Let’s talk about how to get spiritually fit. But first, if someone knocked on your door and said to you, “You’re unworthy of good and you don’t deserve happiness” what would you do? Would you say, “Come on in and have some tea!”, or would you slam the door on their face?
We may, or may not, realize that thoughts that say the very same thing are much more subtle. However, rather than saying “you” they say, “I”. Often they’re demeaning and ugly, but we often let these thoughts in unwittingly. Not only that, but we entertain these ugly intruders—maybe not with tea—but we listen to them, and we accept their hateful and false lies about ourselves as true.

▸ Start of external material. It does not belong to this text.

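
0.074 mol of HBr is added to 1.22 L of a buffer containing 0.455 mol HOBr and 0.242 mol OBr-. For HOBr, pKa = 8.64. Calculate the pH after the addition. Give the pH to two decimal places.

Added H+ converts OBr- to HOBr: HOBr → 0.529 mol, OBr- → 0.168 mol.
Henderson–Hasselbalch with mole ratio 0.168/0.529: pH = 8.64 + (-0.498)

pH = 8.14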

Getting spiritually fit begins by recognizing these thoughts as not your thought, and resisting their intrusion. And the second part of being spiritually fit comes by realizing you have Biblical authority to kick out these aggressive suggestions as both untrue and unreal. The good news is that’s all they are — suggestions.
How do we know we have Biblical authority? Well, Jesus showed and told us what he did after John baptized him. He faced down very aggressive thoughts—so aggressive that the Bible described these thoughts as the Devil (see Matthew 4:1-11) .
Jesus didn’t accept these (d)evil suggestions either. He refuted them, one by one, with scripture, the Word of God. And since Jesus is “the way ” we can do the same thing. It’s so precious that Jesus shared with us this challenge and told us how he prayed. Jesus gave us this powerful insight so that we’d know what to do when the same thing happened to us — to exercise divine Truth — the power of God to help us.
We can exercise God’s power by putting into action what’s true about ourselves, and by acknowledging that God made us good, holy, and perfect. By starting with your thinking you can act with authority, like Jesus did, by acknowledging that God’s is ever-present with you and that you can never be made to hear or heed another voice but God’s.
Another thing you can exercise — drop the dead-weight concept that says “I’m a sinner.” Exercise your goodness by letting that belief of being a sinner drop away. Yes, we all have made mistakes, but the notion that you’re permanently stained by someone else’s sin, or your own sins, or that sin defines you, is simply not true. That’s because God, Spirit, made His children — you and me — spiritually perfect. This Spirit-based spiritual perfection is eternal, and it alone defines our individual, spiritual identities.
Perfection and holiness require exercise — put these God-bestowed qualities into action. Strive to know, through prayer, that God provides only good for all His beloved children. Therefore God empowers you to do good for yourself, your family, and your community—co-workers, fellow drivers, and your neighborhood.
Practice not profession, understanding not belief, gain the ear and right hand of omnipotence and they assuredly call down infinite blessings. Trustworthiness is the foundation of enlightened faith. Without a fitness for holiness, we cannot receive holiness.
—Mary Baker Eddy, Science and Health with Key to the Scriptures, p.15
so worship I the God of my fathers, believing all things which are written in the law and in the prophets: … And herein do I exercise myself, to have always a conscience void of offence toward God, and toward men.